Recent innovations in yield-control support systems allow to increase the rate of advance when tunneling in difficult conditions is associated with severely squeezing rock. Such systems which imply the insertion in the lining of highly deformable concrete elements are being adopted successfully in tunneling projects using conventional excavation methods. The Saint Martin access edit excavated in a Carboniferous Formation along the Base Tunnel of the Lyon-Turin rail line is presented as a case study. Numerical analyses are discussed to compare the results of computed and measured performance of a typical monitored section and to find out possible optimizations of the support system adopted.

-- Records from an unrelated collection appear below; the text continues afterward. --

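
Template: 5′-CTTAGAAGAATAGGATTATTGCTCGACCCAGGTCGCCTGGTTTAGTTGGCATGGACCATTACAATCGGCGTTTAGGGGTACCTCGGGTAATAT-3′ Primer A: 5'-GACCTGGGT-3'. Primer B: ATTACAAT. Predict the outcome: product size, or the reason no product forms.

Primer A (GACCTGGGT) has reverse complement ACCCAGGTC, which matches the top strand at positions 26–34; primer A anneals to the top strand there with its 3' end pointing upstream toward position 26.
Primer B (ATTACAAT) matches the top strand directly at positions 58–65; it anneals to the bottom strand with its 3' end pointing downstream toward position 65.
The 3' ends diverge (primer A extends toward position 1, primer B toward position 93), so the primers never converge on a shared product.

No product — the primers' 3' ends point away from each other.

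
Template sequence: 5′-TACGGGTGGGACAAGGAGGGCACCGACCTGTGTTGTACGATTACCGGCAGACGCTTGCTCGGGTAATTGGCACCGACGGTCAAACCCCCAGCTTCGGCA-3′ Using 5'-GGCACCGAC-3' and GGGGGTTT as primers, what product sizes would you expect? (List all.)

71 bp, 21 bp

The forward primer GGCACCGAC matches the top strand at positions 19–27, 69–77.
The reverse primer's reverse complement is AAACCCCC, matching at positions 82–89.
Each forward site pairs with the reverse site to give a product ending at position 89: sizes 71, 21 bp.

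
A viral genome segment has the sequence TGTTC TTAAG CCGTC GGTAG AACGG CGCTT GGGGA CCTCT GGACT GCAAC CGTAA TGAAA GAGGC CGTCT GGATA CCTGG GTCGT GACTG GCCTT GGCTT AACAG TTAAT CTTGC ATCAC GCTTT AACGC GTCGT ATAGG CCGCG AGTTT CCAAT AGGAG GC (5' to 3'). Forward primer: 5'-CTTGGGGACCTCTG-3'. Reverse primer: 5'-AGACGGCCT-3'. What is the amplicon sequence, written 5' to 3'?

Forward primer CTTGGGGACCTCTG is found on the top strand at positions 28–41.
Reverse complement of the reverse primer: AGGCCGTCT. This occurs on the top strand at positions 62–70.
The product is the template from position 28 through 70 (43 bp).

5'-CTTGGGGACCTCTGGACTGCAACCGTAATGAAAGAGGCCGTCT-3'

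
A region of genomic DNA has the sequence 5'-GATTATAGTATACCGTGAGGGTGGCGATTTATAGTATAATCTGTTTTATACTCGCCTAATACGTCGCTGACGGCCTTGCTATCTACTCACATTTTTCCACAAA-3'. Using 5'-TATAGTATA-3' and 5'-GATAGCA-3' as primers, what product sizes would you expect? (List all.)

80 bp, 54 bp

The forward primer TATAGTATA matches the top strand at positions 4–12, 30–38.
The reverse primer's reverse complement is TGCTATC, matching at positions 77–83.
Each forward site pairs with the reverse site to give a product ending at position 83: sizes 80, 54 bp.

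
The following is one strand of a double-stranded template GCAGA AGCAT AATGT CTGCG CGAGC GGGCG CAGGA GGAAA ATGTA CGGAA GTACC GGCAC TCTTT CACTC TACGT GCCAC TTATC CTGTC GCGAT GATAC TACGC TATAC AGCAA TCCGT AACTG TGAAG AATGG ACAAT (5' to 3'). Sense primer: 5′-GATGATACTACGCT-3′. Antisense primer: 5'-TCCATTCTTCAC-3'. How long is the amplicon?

Scanning the template, GATGATACTACGCT occurs at positions 93–106; this primer anneals to the bottom strand there with its 3' end pointing downstream.
Taking the reverse complement of TCCATTCTTCAC gives GTGAAGAATGGA, found at positions 125–136 on the template; the primer anneals here to the top strand with its 3' end pointing upstream.
The product runs from position 93 to position 136, so its length is 136 − 93 + 1 = 44 bp.

44 bp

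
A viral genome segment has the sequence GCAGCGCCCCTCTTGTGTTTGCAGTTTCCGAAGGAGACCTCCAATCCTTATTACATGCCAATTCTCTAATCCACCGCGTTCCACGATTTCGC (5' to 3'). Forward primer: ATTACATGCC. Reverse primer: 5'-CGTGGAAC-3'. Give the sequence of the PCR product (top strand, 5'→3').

Scanning the template, ATTACATGCC occurs at positions 50–59; this primer anneals to the bottom strand there with its 3' end pointing downstream.
The reverse primer's reverse complement is GTTCCACG, which matches the template at positions 78–85.
The product is the template from position 50 through 85 (36 bp).

5'-ATTACATGCCAATTCTCTAATCCACCGCGTTCCACG-3'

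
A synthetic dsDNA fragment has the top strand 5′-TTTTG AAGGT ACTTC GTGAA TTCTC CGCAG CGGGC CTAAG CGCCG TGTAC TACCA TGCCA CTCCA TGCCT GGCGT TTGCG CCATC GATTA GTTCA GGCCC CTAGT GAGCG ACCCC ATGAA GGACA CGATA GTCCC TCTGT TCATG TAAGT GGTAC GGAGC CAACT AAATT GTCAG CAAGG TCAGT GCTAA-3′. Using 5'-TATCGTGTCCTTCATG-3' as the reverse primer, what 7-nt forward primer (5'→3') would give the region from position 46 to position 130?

5'-TGTACTA-3'

The reverse primer's reverse complement CATGAAGGACACGATA matches the template at positions 115–130; the product starts at position 46.
The forward primer is identical to the top strand over positions 46–52: TGTACTA.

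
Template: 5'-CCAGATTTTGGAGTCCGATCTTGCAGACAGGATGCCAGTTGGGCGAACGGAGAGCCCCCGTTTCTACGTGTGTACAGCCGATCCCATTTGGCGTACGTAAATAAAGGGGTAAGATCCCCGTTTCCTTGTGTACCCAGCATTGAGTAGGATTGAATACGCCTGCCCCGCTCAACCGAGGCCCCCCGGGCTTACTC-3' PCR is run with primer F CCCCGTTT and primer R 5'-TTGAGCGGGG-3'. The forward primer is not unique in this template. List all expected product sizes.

The forward primer CCCCGTTT matches the top strand at positions 56–63, 116–123.
The reverse primer's reverse complement is CCCCGCTCAA, matching at positions 163–172.
Each forward site pairs with the reverse site to give a product ending at position 172: sizes 117, 57 bp.

117 bp, 57 bp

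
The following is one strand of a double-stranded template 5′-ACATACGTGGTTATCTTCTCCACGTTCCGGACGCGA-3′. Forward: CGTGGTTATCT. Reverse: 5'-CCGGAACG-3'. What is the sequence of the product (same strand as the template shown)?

5'-CGTGGTTATCTTCTCCACGTTCCGG-3'

The forward primer matches the template at positions 6–16.
Reverse complement of the reverse primer: CGTTCCGG. This occurs on the top strand at positions 23–30.
The product is the template from position 6 through 30 (25 bp).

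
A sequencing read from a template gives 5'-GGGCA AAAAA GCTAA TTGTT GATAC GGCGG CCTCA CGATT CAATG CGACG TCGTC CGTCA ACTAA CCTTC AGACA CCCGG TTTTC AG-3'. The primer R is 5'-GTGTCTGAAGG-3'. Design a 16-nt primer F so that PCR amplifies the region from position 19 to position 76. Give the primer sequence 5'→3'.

The reverse primer's reverse complement CCTTCAGACAC matches the template at positions 66–76; the product starts at position 19.
The forward primer is identical to the top strand over positions 19–34: TTGATACGGCGGCCTC.

5'-TTGATACGGCGGCCTC-3'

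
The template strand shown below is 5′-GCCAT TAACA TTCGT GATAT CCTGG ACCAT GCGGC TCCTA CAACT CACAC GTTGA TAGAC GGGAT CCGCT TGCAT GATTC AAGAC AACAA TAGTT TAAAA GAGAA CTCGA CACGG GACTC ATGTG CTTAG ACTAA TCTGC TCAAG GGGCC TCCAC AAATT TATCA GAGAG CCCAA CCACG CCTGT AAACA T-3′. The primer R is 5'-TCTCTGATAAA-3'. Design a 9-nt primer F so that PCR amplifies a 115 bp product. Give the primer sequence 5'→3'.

The reverse primer's reverse complement TTTATCAGAGA matches the template at positions 159–169, so the product ends at position 169.
A 115 bp product then starts at position 169 − 115 + 1 = 55.
The forward primer is identical to the top strand there: ATAGACGGG.

5'-ATAGACGGG-3'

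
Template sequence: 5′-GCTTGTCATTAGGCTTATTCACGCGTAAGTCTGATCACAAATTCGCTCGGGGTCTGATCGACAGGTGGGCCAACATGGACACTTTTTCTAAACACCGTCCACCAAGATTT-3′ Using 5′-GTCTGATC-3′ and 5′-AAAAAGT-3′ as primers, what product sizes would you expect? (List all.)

59 bp, 36 bp

The forward primer GTCTGATC matches the top strand at positions 29–36, 52–59.
The reverse primer's reverse complement is ACTTTTT, matching at positions 81–87.
Each forward site pairs with the reverse site to give a product ending at position 87: sizes 59, 36 bp.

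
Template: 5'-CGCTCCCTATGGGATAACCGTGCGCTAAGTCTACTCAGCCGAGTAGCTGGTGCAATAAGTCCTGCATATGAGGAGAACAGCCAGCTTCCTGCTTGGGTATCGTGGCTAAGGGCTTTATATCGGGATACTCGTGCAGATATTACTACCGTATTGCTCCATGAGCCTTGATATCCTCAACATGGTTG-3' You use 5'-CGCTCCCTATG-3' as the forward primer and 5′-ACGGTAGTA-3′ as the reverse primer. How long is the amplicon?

Scanning the template, CGCTCCCTATG occurs at positions 1–11; this primer anneals to the bottom strand there with its 3' end pointing downstream.
Taking the reverse complement of ACGGTAGTA gives TACTACCGT, found at positions 141–149 on the template; the primer anneals here to the top strand with its 3' end pointing upstream.
The product runs from position 1 to position 149, so its length is 149 − 1 + 1 = 149 bp.

149 bp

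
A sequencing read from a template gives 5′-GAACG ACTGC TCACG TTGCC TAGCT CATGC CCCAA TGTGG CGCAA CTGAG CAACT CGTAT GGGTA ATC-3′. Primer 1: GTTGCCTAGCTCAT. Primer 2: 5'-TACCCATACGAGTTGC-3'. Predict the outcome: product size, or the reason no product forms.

Primer 1 (GTTGCCTAGCTCAT) matches the top strand at positions 15–28; it acts as a forward primer.
Primer 2's reverse complement is GCAACTCGTATGGGTA, matching the top strand at positions 50–65; it acts as a reverse primer.
The 3' ends face each other across positions 15–65, giving a 51 bp product.

Yes — a 51 bp product.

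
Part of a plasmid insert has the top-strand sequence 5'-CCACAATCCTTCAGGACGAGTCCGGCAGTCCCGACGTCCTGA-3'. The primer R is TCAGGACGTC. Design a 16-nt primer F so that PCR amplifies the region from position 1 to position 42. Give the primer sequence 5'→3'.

5'-CCACAATCCTTCAGGA-3'

The reverse primer's reverse complement GACGTCCTGA matches the template at positions 33–42; the product starts at position 1.
The forward primer is identical to the top strand over positions 1–16: CCACAATCCTTCAGGA.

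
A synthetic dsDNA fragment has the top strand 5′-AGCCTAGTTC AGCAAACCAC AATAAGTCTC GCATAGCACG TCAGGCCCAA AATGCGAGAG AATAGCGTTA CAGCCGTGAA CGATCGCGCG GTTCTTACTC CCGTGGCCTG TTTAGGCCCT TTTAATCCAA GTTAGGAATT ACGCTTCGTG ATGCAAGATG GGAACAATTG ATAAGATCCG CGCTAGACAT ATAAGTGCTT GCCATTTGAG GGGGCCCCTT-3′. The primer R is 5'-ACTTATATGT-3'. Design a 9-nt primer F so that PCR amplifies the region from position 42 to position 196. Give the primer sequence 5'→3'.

5'-CAGGCCCAA-3'

The reverse primer's reverse complement ACATATAAGT matches the template at positions 187–196; the product starts at position 42.
The forward primer is identical to the top strand over positions 42–50: CAGGCCCAA.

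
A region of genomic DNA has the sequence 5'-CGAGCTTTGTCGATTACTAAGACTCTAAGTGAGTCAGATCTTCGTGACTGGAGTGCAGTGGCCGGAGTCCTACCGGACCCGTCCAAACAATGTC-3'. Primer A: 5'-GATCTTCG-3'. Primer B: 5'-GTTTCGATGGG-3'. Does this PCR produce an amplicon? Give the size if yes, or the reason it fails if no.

No product — primer B has no binding site in the template.

Primer B (GTTTCGATGGG) does not match the top strand, and its reverse complement CCCATCGAAAC does not match either.
With no annealing site for primer B, no amplification occurs.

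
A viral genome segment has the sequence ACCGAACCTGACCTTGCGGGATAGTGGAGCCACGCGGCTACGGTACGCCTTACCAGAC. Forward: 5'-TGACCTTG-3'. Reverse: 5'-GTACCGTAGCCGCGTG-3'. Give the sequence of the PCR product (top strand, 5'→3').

5'-TGACCTTGCGGGATAGTGGAGCCACGCGGCTACGGTAC-3'

Scanning the template, TGACCTTG occurs at positions 9–16; this primer anneals to the bottom strand there with its 3' end pointing downstream.
Reverse complement of the reverse primer: CACGCGGCTACGGTAC. This occurs on the top strand at positions 31–46.
The product is the template from position 9 through 46 (38 bp).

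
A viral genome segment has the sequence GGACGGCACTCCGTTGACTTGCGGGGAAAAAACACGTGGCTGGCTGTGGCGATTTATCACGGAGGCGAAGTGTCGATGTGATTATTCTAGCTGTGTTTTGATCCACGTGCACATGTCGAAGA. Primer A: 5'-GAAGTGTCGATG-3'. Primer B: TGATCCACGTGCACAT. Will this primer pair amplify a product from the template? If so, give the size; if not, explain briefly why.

Primer A (GAAGTGTCGATG) matches the top strand at positions 67–78 (3' end points downstream).
Primer B (TGATCCACGTGCACAT) also matches the top strand directly, at positions 99–114 — its reverse complement ATGTGCACGTGGATCA is not present.
Both primers anneal to the bottom strand with 3' ends pointing the same way, so neither can prime synthesis back toward the other.

No product — both primers anneal to the same strand and extend in the same direction.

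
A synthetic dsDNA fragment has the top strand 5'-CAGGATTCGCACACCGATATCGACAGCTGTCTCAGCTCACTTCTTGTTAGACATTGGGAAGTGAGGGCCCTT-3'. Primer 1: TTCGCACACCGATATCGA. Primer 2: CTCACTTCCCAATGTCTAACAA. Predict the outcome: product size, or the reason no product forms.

Yes — a 60 bp product.

Primer 1 (TTCGCACACCGATATCGA) matches the top strand at positions 6–23; it acts as a forward primer.
Primer 2's reverse complement is TTGTTAGACATTGGGAAGTGAG, matching the top strand at positions 44–65; it acts as a reverse primer.
The 3' ends face each other across positions 6–65, giving a 60 bp product.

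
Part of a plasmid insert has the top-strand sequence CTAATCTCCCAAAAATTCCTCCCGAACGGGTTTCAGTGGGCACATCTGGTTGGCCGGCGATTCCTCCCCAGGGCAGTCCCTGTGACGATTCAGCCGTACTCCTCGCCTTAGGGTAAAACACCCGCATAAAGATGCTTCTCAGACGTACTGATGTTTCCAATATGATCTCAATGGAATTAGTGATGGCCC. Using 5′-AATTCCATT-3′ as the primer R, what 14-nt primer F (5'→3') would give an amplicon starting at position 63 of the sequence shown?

5'-CCTCCCCAGGGCAG-3'

The reverse primer's reverse complement AATGGAATT matches the template at positions 170–178; the product starts at position 63.
The forward primer is identical to the top strand over positions 63–76: CCTCCCCAGGGCAG.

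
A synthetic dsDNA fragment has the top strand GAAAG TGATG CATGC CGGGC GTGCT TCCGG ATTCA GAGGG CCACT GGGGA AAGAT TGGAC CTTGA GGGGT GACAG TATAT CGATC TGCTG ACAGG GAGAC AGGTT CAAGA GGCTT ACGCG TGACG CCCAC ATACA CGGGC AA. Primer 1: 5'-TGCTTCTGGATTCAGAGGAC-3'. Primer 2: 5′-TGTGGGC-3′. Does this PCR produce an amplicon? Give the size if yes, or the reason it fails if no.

Primer 1 (TGCTTCTGGATTCAGAGGAC) does not match the top strand, and its reverse complement GTCCTCTGAATCCAGAAGCA does not match either.
With no annealing site for primer 1, no amplification occurs.

No product — primer 1 has no binding site in the template.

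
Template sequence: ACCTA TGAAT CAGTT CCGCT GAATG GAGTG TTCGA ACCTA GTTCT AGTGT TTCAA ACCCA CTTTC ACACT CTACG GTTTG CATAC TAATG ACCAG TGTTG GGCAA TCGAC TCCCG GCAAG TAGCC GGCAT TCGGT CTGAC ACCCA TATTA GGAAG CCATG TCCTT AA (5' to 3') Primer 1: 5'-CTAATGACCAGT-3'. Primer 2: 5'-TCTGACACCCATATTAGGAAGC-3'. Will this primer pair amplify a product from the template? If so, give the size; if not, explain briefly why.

Primer 1 (CTAATGACCAGT) matches the top strand at positions 85–96 (3' end points downstream).
Primer 2 (TCTGACACCCATATTAGGAAGC) also matches the top strand directly, at positions 135–156 — its reverse complement GCTTCCTAATATGGGTGTCAGA is not present.
Both primers anneal to the bottom strand with 3' ends pointing the same way, so neither can prime synthesis back toward the other.

No product — both primers anneal to the same strand and extend in the same direction.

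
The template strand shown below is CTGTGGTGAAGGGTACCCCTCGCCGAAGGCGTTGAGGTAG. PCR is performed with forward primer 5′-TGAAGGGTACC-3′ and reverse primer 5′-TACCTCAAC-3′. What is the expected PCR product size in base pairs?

The forward primer matches the template at positions 7–17.
Reverse complement of the reverse primer: GTTGAGGTA. This occurs on the top strand at positions 31–39.
Amplicon spans positions 7–39: 33 bp.

33 bp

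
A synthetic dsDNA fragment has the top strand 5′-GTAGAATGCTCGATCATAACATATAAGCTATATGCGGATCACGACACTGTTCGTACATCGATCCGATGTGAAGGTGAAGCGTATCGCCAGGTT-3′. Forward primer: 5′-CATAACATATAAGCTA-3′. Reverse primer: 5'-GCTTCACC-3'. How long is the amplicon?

66 bp

Scanning the template, CATAACATATAAGCTA occurs at positions 15–30; this primer anneals to the bottom strand there with its 3' end pointing downstream.
The reverse primer's reverse complement is GGTGAAGC, which matches the template at positions 73–80.
The product runs from position 15 to position 80, so its length is 80 − 15 + 1 = 66 bp.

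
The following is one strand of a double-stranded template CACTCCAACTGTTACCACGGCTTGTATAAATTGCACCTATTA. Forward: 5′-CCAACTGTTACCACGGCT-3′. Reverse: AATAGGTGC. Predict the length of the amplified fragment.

37 bp

Scanning the template, CCAACTGTTACCACGGCT occurs at positions 5–22; this primer anneals to the bottom strand there with its 3' end pointing downstream.
The reverse primer's reverse complement is GCACCTATT, which matches the template at positions 33–41.
Product length = (reverse-primer end) − (forward-primer start) + 1 = 41 − 5 + 1 = 37 bp.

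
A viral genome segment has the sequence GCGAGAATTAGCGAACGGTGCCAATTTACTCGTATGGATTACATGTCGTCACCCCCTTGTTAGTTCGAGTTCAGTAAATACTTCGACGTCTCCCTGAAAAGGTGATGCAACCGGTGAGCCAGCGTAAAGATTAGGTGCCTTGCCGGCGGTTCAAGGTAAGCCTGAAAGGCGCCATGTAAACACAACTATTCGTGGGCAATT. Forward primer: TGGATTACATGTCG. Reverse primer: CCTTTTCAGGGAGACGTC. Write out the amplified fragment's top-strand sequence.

The forward primer matches the template at positions 35–48.
Reverse complement of the reverse primer: GACGTCTCCCTGAAAAGG. This occurs on the top strand at positions 85–102.
The product is the template from position 35 through 102 (68 bp).

5'-TGGATTACATGTCGTCACCCCCTTGTTAGTTCGAGTTCAGTAAATACTTCGACGTCTCCCTGAAAAGG-3'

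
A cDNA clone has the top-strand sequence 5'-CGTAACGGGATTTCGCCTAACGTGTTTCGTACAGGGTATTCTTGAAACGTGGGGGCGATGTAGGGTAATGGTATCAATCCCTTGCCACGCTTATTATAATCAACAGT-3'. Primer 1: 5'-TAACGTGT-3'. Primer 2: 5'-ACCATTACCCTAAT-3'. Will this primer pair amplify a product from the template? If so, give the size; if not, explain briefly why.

No product — primer 2 has no binding site in the template.

Primer 2 (ACCATTACCCTAAT) does not match the top strand, and its reverse complement ATTAGGGTAATGGT does not match either.
With no annealing site for primer 2, no amplification occurs.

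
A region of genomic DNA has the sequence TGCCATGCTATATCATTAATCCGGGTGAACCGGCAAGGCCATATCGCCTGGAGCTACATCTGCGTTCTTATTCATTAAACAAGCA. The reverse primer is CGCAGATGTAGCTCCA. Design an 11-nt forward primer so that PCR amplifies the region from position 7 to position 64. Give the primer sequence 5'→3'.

The reverse primer's reverse complement TGGAGCTACATCTGCG matches the template at positions 49–64; the product starts at position 7.
The forward primer is identical to the top strand over positions 7–17: GCTATATCATT.

5'-GCTATATCATT-3'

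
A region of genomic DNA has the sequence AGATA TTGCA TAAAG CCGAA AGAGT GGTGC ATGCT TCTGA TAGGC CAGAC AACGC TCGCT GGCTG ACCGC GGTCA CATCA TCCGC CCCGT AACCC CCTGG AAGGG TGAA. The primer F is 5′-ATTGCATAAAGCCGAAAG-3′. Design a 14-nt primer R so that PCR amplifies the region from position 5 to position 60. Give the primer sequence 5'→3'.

The product's 3' end on the top strand is position 60.
The reverse primer anneals to the top strand over positions 47–60, i.e. to AGACAACGCTCGCT.
Its sequence written 5'→3' is the reverse complement: AGCGAGCGTTGTCT.

5'-AGCGAGCGTTGTCT-3'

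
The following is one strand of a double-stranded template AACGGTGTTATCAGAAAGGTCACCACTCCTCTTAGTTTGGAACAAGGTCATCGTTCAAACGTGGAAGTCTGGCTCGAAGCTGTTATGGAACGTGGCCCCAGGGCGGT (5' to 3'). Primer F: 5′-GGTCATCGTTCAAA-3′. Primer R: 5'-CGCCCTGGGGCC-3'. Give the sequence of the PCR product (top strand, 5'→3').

The forward primer matches the template at positions 46–59.
Taking the reverse complement of CGCCCTGGGGCC gives GGCCCCAGGGCG, found at positions 94–105 on the template; the primer anneals here to the top strand with its 3' end pointing upstream.
The product is the template from position 46 through 105 (60 bp).

5'-GGTCATCGTTCAAACGTGGAAGTCTGGCTCGAAGCTGTTATGGAACGTGGCCCCAGGGCG-3'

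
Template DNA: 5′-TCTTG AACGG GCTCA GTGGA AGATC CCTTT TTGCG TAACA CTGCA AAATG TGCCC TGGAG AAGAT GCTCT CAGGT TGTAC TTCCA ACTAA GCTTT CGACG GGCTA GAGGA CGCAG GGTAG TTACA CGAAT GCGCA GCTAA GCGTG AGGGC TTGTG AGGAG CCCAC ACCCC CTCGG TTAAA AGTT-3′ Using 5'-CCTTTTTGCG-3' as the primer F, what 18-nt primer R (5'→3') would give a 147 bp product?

5'-AGGGGGTGTGGGCTCCTC-3'

The forward primer binds at positions 26–35, so a 147 bp product ends at position 26 + 147 − 1 = 172.
The reverse primer anneals to the top strand over positions 155–172, i.e. to GAGGAGCCCACACCCCCT.
Its sequence written 5'→3' is the reverse complement: AGGGGGTGTGGGCTCCTC.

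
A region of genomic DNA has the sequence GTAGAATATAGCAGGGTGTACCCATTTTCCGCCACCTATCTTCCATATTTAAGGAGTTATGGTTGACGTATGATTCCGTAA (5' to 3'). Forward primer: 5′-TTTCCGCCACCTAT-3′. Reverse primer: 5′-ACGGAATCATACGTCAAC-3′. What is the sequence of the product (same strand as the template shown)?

5'-TTTCCGCCACCTATCTTCCATATTTAAGGAGTTATGGTTGACGTATGATTCCGT-3'

Scanning the template, TTTCCGCCACCTAT occurs at positions 26–39; this primer anneals to the bottom strand there with its 3' end pointing downstream.
Reverse complement of the reverse primer: GTTGACGTATGATTCCGT. This occurs on the top strand at positions 62–79.
The product is the template from position 26 through 79 (54 bp).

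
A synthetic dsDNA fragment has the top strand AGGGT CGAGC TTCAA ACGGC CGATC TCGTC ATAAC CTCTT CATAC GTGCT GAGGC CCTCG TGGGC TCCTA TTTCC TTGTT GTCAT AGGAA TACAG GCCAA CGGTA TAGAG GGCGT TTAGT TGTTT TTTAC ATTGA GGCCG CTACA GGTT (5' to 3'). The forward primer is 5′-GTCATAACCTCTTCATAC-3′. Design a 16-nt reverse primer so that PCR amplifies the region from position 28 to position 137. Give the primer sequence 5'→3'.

5'-CCTCAATGTAAAAAAC-3'

The product's 3' end on the top strand is position 137.
The reverse primer anneals to the top strand over positions 122–137, i.e. to GTTTTTTACATTGAGG.
Its sequence written 5'→3' is the reverse complement: CCTCAATGTAAAAAAC.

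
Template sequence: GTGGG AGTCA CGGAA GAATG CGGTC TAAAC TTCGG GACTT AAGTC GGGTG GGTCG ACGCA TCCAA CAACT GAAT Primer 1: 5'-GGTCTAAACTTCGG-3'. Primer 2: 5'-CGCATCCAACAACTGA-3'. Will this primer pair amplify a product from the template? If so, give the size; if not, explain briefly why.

No product — both primers anneal to the same strand and extend in the same direction.

Primer 1 (GGTCTAAACTTCGG) matches the top strand at positions 22–35 (3' end points downstream).
Primer 2 (CGCATCCAACAACTGA) also matches the top strand directly, at positions 57–72 — its reverse complement TCAGTTGTTGGATGCG is not present.
Both primers anneal to the bottom strand with 3' ends pointing the same way, so neither can prime synthesis back toward the other.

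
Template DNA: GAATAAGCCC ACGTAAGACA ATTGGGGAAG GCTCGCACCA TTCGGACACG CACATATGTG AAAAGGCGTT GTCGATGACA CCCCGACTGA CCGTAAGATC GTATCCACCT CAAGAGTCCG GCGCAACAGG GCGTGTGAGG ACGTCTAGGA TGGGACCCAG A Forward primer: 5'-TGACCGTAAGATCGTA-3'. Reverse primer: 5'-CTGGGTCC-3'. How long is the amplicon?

73 bp

The forward primer matches the template at positions 88–103.
The reverse primer's reverse complement is GGACCCAG, which matches the template at positions 153–160.
Product length = (reverse-primer end) − (forward-primer start) + 1 = 160 − 88 + 1 = 73 bp.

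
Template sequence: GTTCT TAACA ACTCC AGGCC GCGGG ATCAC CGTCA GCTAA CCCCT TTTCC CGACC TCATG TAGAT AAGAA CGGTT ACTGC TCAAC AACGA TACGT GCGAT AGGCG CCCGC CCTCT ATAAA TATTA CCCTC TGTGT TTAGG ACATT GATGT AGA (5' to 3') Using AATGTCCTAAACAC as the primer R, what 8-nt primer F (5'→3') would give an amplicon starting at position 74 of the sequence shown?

5'-TTACTGCT-3'

The reverse primer's reverse complement GTGTTTAGGACATT matches the template at positions 132–145; the product starts at position 74.
The forward primer is identical to the top strand over positions 74–81: TTACTGCT.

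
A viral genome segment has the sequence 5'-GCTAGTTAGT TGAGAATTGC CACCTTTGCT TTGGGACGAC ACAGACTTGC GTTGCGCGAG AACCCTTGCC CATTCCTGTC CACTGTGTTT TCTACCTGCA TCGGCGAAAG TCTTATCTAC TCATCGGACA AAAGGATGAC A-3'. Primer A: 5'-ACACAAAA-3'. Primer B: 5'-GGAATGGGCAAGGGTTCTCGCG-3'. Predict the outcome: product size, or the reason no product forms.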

Tunnel construction in squeezing rock is very demanding due to the difficulty in making reliable predictions at the design stage. Squeezing conditions may vary over short distances due to rock heterogeneity and fluctuations in rock mass properties. Indeed, the selection of the most appropriate excavation-construction method to be adopted is highly problematic and uncertain. In deep tunnels, whenever squeezing conditions are anticipated, conventional tunneling appears to be yet the method most often used. Conventional tunneling in squeezing rock generally takes place with a slow rate of advance. However, if the work at the face is well planned and appropriate stabilization measures are implemented, excavation can proceed at an acceptable rate of advance. A clear need to develop appropriate technological systems that help increase such a rate of advance is to be recognized (Cantieni & Anagnostou, 2009).


The Saint Martin La Porte access edit is a vital part of the early works for the Lyon-Turin Base Tunnel, which is at the centre of the axes linking the North and South, and East and West Europe and is to be excavated between the portals in Italy and France.